Some theorists argue that leading a meaningful life is a better goal than leading an important life. This is usually based on the idea that importance can take a negative form by making a big negative impact on the world. In this regard, a person who craves importance above everything else may decide to cause harm to the social order. For example, they may resolve to kill a famous political leader in the quest to leave their mark on the world.

=== Existential crisis ===
An existential crisis is an inner conflict based on the impression that one's life lacks meaning. This impression leads to a conflict because there is a strong desire to lead a meaningful life, which is frustrated by it. Existentialists often refer to the discrepancy between the desire for meaning and the lack thereof as "the absurd". Existential crises express themselves in negative experiences, like stress, anxiety, despair, and depression. In some cases, this even leads to a disruption of the regular everyday life activities of the individual. Existential crises constitute a psychological challenge to the person's perspective on the world and themselves.

Different responses to this challenge have been suggested in the academic literature. Some theorists with a nihilistic outlook accept the basic premise that life is meaningless and provide suggestions on how to best cope with this fact. They often focus on the freedom that comes with being unbound from any predetermined purpose. Nonetheless, the more commonly recommended approach is to discover new sources of meaning in one's life. Theorists from a religious background often suggest a leap of faith. A leap of faith implies committing oneself to a new system of meaning, such as a religious doctrine, even though one does not fully understand it yet. The idea behind this approach is that the individual may come to see and experience their life as meaningful from the perspective of this new system of thought and thereby avoid the existential crisis. However, this approach may not be available to more rationally minded people and is often criticized based on its blind affirmation of a creed not properly understood or justified. A different approach for more rationally inclined individuals is to search and evaluate new sources of meaning based on proper reflection and personal experience. This often takes the less ambitious form of discovering ways how one's personal life matters and is worth living. For example, the individual may find meaning in their life this way by dedicating themselves to their family or to an artistic endeavor. This contrasts with other approaches that seek to uncover the cosmic meaning of life on the largest scale or the purpose of the world as a whole.

==Applications==
A meaningful life is associated with positive functioning: life satisfaction, enjoyment of work, happiness, general positive affect, hope and in general a higher level of well-being.

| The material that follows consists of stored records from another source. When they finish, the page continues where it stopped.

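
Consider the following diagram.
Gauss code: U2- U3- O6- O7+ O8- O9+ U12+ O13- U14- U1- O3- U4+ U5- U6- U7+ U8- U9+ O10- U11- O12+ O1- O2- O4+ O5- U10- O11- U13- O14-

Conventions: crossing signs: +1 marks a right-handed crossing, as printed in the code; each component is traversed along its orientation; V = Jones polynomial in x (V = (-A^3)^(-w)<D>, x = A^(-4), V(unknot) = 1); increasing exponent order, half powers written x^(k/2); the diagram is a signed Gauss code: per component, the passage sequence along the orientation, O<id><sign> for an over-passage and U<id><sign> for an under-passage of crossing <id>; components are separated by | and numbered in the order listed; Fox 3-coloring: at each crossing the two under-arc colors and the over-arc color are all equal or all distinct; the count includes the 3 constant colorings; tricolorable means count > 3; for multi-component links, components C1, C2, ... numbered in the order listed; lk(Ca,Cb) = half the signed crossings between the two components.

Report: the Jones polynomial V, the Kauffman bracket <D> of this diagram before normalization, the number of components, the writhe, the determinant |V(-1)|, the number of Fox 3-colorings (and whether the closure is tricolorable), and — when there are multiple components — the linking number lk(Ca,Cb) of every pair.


V = x^-8 - 2x^-7 + x^-6 - 2x^-5 + 2x^-4 + x^-2
<D> = A^-10 + 2A^-2 - 2A^2 + A^6 - 2A^10 + A^14 (w = -6)
1 component over 14 crossings, w = -6
27 Fox colorings among 3^14, |V(-1)| = 9: tricolorable
why: the span of V is 6, forcing >= 6 crossings in any diagram


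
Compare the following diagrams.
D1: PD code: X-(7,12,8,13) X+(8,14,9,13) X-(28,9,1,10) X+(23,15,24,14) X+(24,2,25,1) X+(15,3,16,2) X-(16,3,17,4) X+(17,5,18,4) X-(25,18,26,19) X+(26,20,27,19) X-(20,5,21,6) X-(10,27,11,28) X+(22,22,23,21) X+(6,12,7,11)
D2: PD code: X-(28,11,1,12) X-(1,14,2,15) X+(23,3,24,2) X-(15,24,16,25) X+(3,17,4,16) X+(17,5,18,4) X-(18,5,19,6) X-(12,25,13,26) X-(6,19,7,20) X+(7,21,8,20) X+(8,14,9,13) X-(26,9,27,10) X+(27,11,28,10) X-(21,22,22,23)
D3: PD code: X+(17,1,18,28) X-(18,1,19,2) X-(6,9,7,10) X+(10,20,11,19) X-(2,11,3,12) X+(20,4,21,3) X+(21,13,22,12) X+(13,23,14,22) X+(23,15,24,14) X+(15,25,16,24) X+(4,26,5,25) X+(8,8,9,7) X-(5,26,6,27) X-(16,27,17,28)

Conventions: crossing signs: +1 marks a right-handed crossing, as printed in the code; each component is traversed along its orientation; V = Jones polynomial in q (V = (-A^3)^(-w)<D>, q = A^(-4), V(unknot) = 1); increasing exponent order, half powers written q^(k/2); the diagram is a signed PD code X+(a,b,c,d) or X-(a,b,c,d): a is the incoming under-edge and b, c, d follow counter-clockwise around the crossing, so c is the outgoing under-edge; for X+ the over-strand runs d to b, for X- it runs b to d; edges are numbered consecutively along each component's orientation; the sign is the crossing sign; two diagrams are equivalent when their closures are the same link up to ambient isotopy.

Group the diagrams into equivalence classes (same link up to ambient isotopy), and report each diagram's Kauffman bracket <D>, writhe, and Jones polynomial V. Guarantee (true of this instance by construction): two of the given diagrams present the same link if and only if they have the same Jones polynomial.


equivalence classes: {D1} | {D2} | {D3}
D1 (bracket A^-2 - A^2 + A^6 - A^10 + A^14; 14 crossings at w = +2): V = q^-2 - q^-1 + 1 - q + q^2
D2 (bracket A^-14 - A^-10 + 2A^-6 - 2A^-2 + A^2 - A^6 + A^10; 14 crossings at w = -2): V = q^-4 - q^-3 + q^-2 - 2q^-1 + 2 - q + q^2
V(D3) = q - q^2 + 2q^3 - q^4 + q^5 - q^6  (w +4, c 14, <D> = -A^-12 + A^-8 - A^-4 + 2 - A^4 + A^8)
observation: comparing 3 Jones polynomials yields 3 groups


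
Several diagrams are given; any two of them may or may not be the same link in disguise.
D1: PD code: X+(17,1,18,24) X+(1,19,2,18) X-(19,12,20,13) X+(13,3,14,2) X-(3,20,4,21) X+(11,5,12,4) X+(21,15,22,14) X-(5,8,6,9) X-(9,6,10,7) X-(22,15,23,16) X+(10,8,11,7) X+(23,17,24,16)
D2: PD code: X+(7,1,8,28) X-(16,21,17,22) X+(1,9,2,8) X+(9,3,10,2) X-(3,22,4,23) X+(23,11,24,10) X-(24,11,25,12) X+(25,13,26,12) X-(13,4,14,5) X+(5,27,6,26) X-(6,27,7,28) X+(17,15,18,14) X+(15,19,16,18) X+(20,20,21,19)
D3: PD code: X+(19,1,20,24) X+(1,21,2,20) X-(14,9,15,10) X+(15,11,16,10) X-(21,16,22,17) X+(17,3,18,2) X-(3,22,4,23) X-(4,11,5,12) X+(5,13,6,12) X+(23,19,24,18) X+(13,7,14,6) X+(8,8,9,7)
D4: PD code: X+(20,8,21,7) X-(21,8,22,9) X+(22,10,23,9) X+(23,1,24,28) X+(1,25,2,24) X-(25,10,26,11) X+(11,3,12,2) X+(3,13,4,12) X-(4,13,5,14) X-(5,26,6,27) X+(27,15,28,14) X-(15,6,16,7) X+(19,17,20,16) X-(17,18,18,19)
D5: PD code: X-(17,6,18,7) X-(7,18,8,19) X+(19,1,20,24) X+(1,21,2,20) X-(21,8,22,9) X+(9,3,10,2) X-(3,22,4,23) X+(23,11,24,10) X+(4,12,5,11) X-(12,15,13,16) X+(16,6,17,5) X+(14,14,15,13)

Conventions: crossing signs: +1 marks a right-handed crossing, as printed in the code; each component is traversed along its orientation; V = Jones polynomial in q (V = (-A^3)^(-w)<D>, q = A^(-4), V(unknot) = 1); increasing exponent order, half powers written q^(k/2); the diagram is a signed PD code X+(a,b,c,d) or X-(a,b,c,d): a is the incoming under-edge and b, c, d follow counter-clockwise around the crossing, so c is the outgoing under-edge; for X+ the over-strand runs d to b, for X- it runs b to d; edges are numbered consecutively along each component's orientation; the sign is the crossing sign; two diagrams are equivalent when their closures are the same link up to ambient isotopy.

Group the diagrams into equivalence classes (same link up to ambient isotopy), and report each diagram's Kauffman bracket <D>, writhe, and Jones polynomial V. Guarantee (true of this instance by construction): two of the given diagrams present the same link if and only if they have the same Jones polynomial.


equivalence classes: {D1, D2, D3, D4, D5}
D1 (bracket A^-14 - 2A^-10 + 2A^-6 - 2A^-2 + 2A^2 - A^6 + A^10; 12 crossings at w = +2): V = q^-1 - 1 + 2q - 2q^2 + 2q^3 - 2q^4 + q^5
V(D2) = q^-1 - 1 + 2q - 2q^2 + 2q^3 - 2q^4 + q^5  (w +4, c 14, <D> = A^-8 - 2A^-4 + 2 - 2A^4 + 2A^8 - A^12 + A^16)
V(D3) = q^-1 - 1 + 2q - 2q^2 + 2q^3 - 2q^4 + q^5  (w +4, c 12, <D> = A^-8 - 2A^-4 + 2 - 2A^4 + 2A^8 - A^12 + A^16)
D4 (bracket A^-14 - 2A^-10 + 2A^-6 - 2A^-2 + 2A^2 - A^6 + A^10; 14 crossings at w = +2): V = q^-1 - 1 + 2q - 2q^2 + 2q^3 - 2q^4 + q^5
D5 (bracket A^-14 - 2A^-10 + 2A^-6 - 2A^-2 + 2A^2 - A^6 + A^10; 12 crossings at w = +2): V = q^-1 - 1 + 2q - 2q^2 + 2q^3 - 2q^4 + q^5
key observation: one V(q) for all 5 diagrams — one class (guaranteed)


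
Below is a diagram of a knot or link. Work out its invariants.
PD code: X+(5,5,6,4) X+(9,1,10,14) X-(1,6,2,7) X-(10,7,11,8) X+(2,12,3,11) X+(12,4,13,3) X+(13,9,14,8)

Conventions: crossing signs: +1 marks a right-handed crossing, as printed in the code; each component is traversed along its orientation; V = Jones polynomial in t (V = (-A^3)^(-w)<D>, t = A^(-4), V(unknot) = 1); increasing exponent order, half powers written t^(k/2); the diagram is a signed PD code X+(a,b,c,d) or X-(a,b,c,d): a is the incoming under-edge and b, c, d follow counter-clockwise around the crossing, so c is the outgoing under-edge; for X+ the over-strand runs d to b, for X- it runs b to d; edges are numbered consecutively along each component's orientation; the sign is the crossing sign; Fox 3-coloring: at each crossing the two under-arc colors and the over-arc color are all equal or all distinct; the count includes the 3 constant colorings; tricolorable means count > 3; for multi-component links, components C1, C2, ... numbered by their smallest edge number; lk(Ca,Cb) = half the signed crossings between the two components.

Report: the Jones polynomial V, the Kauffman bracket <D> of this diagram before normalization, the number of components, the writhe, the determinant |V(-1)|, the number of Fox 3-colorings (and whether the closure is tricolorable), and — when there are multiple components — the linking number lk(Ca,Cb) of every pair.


Jones polynomial: V(t) = t + t^3 - t^4
<D> = A^-7 - A^-3 - A^5; writhe +3
components 1, writhe +3 (7 crossings)
3-colorings: 9 of 3^7, det 3 — tricolorable
note: w = +3 shifts under R1 moves; the (-A^3)^(-3) factor cancels that in V


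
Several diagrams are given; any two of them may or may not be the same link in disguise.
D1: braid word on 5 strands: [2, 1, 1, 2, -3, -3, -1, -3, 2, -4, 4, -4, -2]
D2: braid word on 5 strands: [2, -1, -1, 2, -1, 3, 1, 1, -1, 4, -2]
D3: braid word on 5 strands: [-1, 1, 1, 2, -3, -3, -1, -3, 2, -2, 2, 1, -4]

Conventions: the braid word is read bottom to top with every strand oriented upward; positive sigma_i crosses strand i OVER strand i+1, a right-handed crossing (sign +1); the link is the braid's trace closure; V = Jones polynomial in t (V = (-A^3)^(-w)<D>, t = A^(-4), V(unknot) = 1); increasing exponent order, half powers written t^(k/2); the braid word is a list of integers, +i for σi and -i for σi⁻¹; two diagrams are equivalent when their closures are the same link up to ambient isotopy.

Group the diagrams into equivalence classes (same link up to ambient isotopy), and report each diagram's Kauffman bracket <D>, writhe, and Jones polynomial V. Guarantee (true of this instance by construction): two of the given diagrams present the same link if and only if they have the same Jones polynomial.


classes: {D1, D3} | {D2}
V(D1) = t^(-7/2) - 2t^(-5/2) + 2t^(-3/2) - 2t^(-1/2) + 2t^(1/2) - 2t^(3/2) - t^(7/2)  [13 crossings, <D> = A^-17 + 2A^-9 - 2A^-5 + 2A^-1 - 2A^3 + 2A^7 - A^11, w = -1]
V(D2) = -t^(-5/2) - t^(-1/2)  [11 crossings, <D> = A^5 + A^13, w = +1]
D3 (bracket A^-17 + 2A^-9 - 2A^-5 + 2A^-1 - 2A^3 + 2A^7 - A^11; 13 crossings at w = -1): V = t^(-7/2) - 2t^(-5/2) + 2t^(-3/2) - 2t^(-1/2) + 2t^(1/2) - 2t^(3/2) - t^(7/2)
note: 2 values of V(t) split the 3 diagrams


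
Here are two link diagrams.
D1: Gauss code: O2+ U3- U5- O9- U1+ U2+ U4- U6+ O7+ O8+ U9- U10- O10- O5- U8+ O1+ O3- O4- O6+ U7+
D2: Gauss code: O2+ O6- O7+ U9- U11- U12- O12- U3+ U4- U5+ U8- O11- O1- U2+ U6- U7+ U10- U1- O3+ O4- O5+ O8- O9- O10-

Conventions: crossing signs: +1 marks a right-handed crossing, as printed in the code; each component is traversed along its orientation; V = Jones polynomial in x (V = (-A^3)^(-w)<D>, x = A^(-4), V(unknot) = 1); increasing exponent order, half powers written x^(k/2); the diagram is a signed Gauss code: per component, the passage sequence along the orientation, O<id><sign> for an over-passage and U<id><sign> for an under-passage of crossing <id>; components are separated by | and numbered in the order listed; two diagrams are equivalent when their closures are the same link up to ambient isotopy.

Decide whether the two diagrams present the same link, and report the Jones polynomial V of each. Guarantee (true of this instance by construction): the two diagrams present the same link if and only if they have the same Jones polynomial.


equivalent: no
D1 (bracket A^-16 - A^-12 + A^-8 - 2A^-4 + 2 - A^4 + A^8; 10 crossings at w = 0): V = x^-2 - x^-1 + 2 - 2x + x^2 - x^3 + x^4
V(D2) = 1  [12 crossings, <D> = A^-12, w = -4]
observation: 2 values of V(x) split the 2 diagrams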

Psychological adjustment in the event of a stressor has been linked with meanings finding whether in the form of benefit seeking or making sense of the loss. In terms of how meaning is manifested, making sense of the loss seems to be more important earlier on in the adjustment process after the loss whereas perceiving the benefit may be a more long term process that occurs over time with the greatest benefit usually experienced later on (Davis, Nolen-Hoeksema & Larson, 1998).

Based on systematic reviews, there are various promising therapies and interventions that focus on increasing meaning or purpose in life. Many of these interventions have been created for patients with advanced disease.